Мужик уходил; Нина Ираклиевна задумывалась, болтала ногами и некоторое время избегала смотреть на владычицу. В ней просыпалось что-то вроде упрека; являлось колебание, не отдать ли?

— Никак, и в самом деле он заплатил? — шептали уста ее. Но Порфишу во всей этой сцене поражали лишь грубость Еремки и дерзость, с которою он осмеливался обличать мамашу свидетельством владычицы. Заключение, которое он выводил из этого случая, было то же самое, как и тогда, когда мужик винился и просил прощения. И в первом случае мужик был обманщик, и во втором обманщик. «Стало быть, он обманывал, если прощенья запросил!» «Обманщик — и еще смеет грубить!» — так говорил он себе, все более и более убеждаясь, что формула «как ты смеешь?» есть самая удобная в сношениях с мужиком.

— Мамаша! как он смеет тебе грубить! — восклицал он, с воплем бросаясь в объятия Нины Ираклиевны.

Этот вопль окончательно улаживал все сомнения. Нина Ираклиевна успокоивалась, и Еремка уходил домой, унося с собой эпитеты нераскаянного и закоснелого, которые не обещали ему ничего хорошего в будущем.

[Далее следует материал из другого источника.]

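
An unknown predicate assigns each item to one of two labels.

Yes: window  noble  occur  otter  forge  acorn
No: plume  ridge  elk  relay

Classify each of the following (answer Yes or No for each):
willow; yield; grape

Yes, No, No

One predicate separates the groups cleanly: contains 'o'.
willow: Yes (has 'o').
yield: No (no 'o').
grape: No (no 'o').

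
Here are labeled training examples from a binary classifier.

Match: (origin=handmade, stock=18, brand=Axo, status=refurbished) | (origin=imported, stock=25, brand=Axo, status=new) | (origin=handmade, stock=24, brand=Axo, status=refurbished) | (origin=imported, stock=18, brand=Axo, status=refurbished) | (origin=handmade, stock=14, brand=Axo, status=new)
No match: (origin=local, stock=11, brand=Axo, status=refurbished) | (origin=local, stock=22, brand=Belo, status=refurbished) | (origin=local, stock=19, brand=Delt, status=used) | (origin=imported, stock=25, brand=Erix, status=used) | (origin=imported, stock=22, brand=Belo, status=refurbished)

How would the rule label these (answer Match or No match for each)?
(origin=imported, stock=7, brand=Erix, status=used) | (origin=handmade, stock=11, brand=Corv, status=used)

The rule appears to be: brand is Axo AND stock ≥ 14.

No match, No match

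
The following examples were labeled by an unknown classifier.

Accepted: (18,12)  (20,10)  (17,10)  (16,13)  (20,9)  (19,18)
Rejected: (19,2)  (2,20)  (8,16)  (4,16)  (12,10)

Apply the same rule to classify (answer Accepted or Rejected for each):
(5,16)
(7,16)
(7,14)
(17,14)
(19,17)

Rejected, Rejected, Rejected, Accepted, Accepted

'Accepted' ⟺ sum ≥ 27.
(5,16): 5+16 = 21 — does not fit, so Rejected. (7,16): 7+16 = 23 — does not fit, so Rejected. (7,14): 7+14 = 21 — does not fit, so Rejected. (17,14): 17+14 = 31 — qualifies, so Accepted. (19,17): 19+17 = 36 — qualifies, so Accepted.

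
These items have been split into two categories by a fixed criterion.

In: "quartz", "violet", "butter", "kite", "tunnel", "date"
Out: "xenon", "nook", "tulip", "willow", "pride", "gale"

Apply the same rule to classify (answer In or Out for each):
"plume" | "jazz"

The pattern is that an item is 'In' exactly when: even length AND contains 't'.

Out, Out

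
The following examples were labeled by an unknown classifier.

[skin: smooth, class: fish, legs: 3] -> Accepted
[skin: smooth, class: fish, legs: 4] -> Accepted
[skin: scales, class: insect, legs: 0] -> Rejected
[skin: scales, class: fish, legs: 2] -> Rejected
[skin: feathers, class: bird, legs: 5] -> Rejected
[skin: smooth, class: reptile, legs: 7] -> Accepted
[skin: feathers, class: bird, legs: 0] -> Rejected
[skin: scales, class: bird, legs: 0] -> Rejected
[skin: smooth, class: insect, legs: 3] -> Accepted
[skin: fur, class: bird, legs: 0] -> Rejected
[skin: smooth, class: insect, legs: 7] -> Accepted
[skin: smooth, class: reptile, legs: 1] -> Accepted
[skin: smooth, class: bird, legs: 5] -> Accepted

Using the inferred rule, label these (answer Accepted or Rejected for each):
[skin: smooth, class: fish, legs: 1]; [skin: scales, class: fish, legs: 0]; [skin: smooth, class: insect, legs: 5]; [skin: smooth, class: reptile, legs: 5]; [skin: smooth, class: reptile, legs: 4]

Comparing the two groups points to one rule — skin is smooth.
[skin: smooth, class: fish, legs: 1] → skin is smooth → Accepted. [skin: scales, class: fish, legs: 0] → skin is scales → Rejected. [skin: smooth, class: insect, legs: 5] → skin is smooth → Accepted. [skin: smooth, class: reptile, legs: 5] → skin is smooth → Accepted. [skin: smooth, class: reptile, legs: 4] → skin is smooth → Accepted.

Accepted, Rejected, Accepted, Accepted, Accepted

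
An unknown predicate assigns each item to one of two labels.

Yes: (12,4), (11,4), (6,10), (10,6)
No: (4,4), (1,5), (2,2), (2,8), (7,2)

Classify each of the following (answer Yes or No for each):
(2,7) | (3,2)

No, No

The rule appears to be: sum ≥ 15.
(2,7) — 2+7 = 9, hence No. (3,2) — 3+2 = 5, hence No.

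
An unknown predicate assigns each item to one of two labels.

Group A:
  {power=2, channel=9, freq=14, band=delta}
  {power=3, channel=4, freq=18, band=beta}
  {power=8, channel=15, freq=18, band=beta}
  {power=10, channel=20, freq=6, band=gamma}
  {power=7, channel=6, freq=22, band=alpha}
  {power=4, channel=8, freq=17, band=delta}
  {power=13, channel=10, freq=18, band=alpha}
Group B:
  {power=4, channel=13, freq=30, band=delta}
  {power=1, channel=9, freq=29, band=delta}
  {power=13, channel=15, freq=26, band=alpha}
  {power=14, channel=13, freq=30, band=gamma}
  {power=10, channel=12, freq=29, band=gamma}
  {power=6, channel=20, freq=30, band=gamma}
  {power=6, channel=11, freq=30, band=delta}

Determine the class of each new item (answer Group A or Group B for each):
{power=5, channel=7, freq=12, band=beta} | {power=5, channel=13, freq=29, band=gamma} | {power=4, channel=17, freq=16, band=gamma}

Group A, Group B, Group A

The classifier is using: freq ≤ 22.
{power=5, channel=7, freq=12, band=beta} — freq = 12, hence Group A.
{power=5, channel=13, freq=29, band=gamma} — freq = 29, hence Group B.
{power=4, channel=17, freq=16, band=gamma} — freq = 16, hence Group A.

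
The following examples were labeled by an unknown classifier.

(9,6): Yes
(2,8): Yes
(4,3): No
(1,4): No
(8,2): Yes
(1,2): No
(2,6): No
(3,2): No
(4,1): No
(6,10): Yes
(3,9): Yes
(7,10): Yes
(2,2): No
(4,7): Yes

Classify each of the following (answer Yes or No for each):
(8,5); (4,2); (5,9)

The pattern is that an item is 'Yes' exactly when: sum ≥ 10.
(8,5) → 8+5 = 13 → Yes. (4,2) → 4+2 = 6 → No. (5,9) → 5+9 = 14 → Yes.

Yes, No, Yes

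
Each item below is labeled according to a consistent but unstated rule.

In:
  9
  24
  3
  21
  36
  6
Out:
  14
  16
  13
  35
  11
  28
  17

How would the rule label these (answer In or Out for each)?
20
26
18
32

Out, Out, In, Out

Every 'In' example satisfies: multiple of 3. None of the 'Out' examples do.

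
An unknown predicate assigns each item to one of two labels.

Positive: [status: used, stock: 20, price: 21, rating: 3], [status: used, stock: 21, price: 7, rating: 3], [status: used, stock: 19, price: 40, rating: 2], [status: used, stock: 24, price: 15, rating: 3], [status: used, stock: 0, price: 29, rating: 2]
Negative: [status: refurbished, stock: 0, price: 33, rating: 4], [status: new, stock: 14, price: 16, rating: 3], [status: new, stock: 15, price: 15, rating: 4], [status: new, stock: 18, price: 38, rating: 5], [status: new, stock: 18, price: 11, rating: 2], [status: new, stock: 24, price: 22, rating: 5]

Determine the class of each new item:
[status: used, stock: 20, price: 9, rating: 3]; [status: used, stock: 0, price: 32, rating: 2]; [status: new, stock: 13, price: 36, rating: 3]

Comparing the two groups points to one rule — status is used.
[status: used, stock: 20, price: 9, rating: 3] → status is used → Positive.
[status: used, stock: 0, price: 32, rating: 2] → status is used → Positive.
[status: new, stock: 13, price: 36, rating: 3] → status is new → Negative.

Positive, Positive, Negative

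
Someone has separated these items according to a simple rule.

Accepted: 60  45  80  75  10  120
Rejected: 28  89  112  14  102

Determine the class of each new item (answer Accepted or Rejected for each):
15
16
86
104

The rule appears to be: multiple of 5.
Accepted: 15, since 15 = 5·3. Rejected: 16, since 16 = 5·3 + 1. Rejected: 86, since 86 = 5·17 + 1. Rejected: 104, since 104 = 5·20 + 4.

Accepted, Rejected, Rejected, Rejected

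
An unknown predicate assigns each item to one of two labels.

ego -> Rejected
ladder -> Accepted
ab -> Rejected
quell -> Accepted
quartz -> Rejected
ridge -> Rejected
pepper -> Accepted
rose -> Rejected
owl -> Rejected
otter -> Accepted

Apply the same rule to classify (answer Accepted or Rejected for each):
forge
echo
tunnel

A rule that fits every label: has a double letter — true of each 'Accepted' example, false of each 'Rejected' one.
forge: no doubled letter — does not satisfy this, so Rejected. echo: no doubled letter — does not satisfy this, so Rejected. tunnel: 'nn' doubled — passes, so Accepted.

Rejected, Rejected, Accepted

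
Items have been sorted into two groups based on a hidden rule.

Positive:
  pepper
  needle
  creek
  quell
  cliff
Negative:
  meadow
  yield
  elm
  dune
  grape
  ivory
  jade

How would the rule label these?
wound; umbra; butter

Negative, Negative, Positive

The simplest hypothesis consistent with all the labels is: has a double letter.
Negative: wound, since no doubled letter. Negative: umbra, since no doubled letter. Positive: butter, since 'tt' doubled.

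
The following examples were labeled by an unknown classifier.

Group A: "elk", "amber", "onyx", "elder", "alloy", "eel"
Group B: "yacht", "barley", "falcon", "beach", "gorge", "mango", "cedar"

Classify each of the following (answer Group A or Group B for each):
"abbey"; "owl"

The simplest hypothesis consistent with all the labels is: starts with a vowel.
"abbey": starts with 'a' — has this property, so Group A.
"owl": starts with 'o' — has this property, so Group A.

Group A, Group A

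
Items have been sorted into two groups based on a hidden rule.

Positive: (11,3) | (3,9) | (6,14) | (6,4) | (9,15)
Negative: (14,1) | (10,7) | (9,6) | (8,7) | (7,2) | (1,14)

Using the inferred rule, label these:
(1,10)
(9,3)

Negative, Positive

The rule appears to be: sum is even.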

Но верхом торжества Нины Ираклиевны были хозяйственные распоряжения, выражавшиеся в приказаниях, отдаваемых старостам и приказчикам.

— У Васьки Косого лошадь хороша, так ее на барский двор взять, а ему похуже дать! Все равно ему пахать, что на хорошей, что на худой.

— Слушаю, сударыня!

— А у Матрены-бобылки избу взять и Прохору продать. А сама пусть в людях живет. А если хочет избу за собой оставить, пусть пятьдесят рублей отдаст.

— Где ей эко место денег взять, сударыня!

— А негде взять, так пусть не прогневается! И в людях поживет!

— Слушаю, сударыня!

— То-то «слушаю». Ты слушай, а не разговаривай, что негде ей денег взять. Все вы потатчики!

— Кажется, стараемся, матушка!

— Все вы стараетесь! Ты мне вот что скажи: за Федькой-то Долговязым до сих пор овца в недоимке числится… А! Скоро ли я дождусь?

— Одна у него, сударыня! Говорит: пущай прежде объягнится!

— А знаешь ли ты, что за такие слова вашего брата в солдаты отдают! Мне чтоб была овца! У тебя со двора сведу, если через неделю Федька не приведет!

И так далее и так далее.

Вслушиваясь в эти разговоры и постоянно обращаясь среди всякого рода получений, Порфиша невольным образом и сам получил вкус к финансам. Я не думаю, конечно, чтобы он относился к процессу созидания сознательно и чтобы в нем уже зародилась та доза канальства, которая в этом случае потребна, но едва ли ошибусь, сказав, что, как бы ни было поверхностно действие получаемых в детстве впечатлений на человеческое сознание, все-таки они не пропадают бесследно. Сначала эти впечатления втесняются в виде разрозненных фактов, но потом, мало-помалу, одни отдельные факты начинают цепляться за другие и дают повод для сравнений и сопоставлений. Память хранит целый запас фактов, которые, казалось, прошли в свое время мимо, не возбудив даже внимания, но на деле оказывается, что они не только не исчезли, но выступают во всей своей свежести и ясности, и выступают именно в ту самую минуту, когда всего более чувствуется их пригодность. Порфиша уже освоился с формою денежных знаков, он слышал щелканье счетов, видел мужика, и хоть поверхностно, но все-таки поражен был энергическим выражением «хоть роди да подай», к которому любила прибегать Нина Ираклиевна. Этого достаточно было, чтобы в свое время память выдвинула все эти факты, и жизненный опыт нашел для них надлежащее место в общей экономии миросозерцания.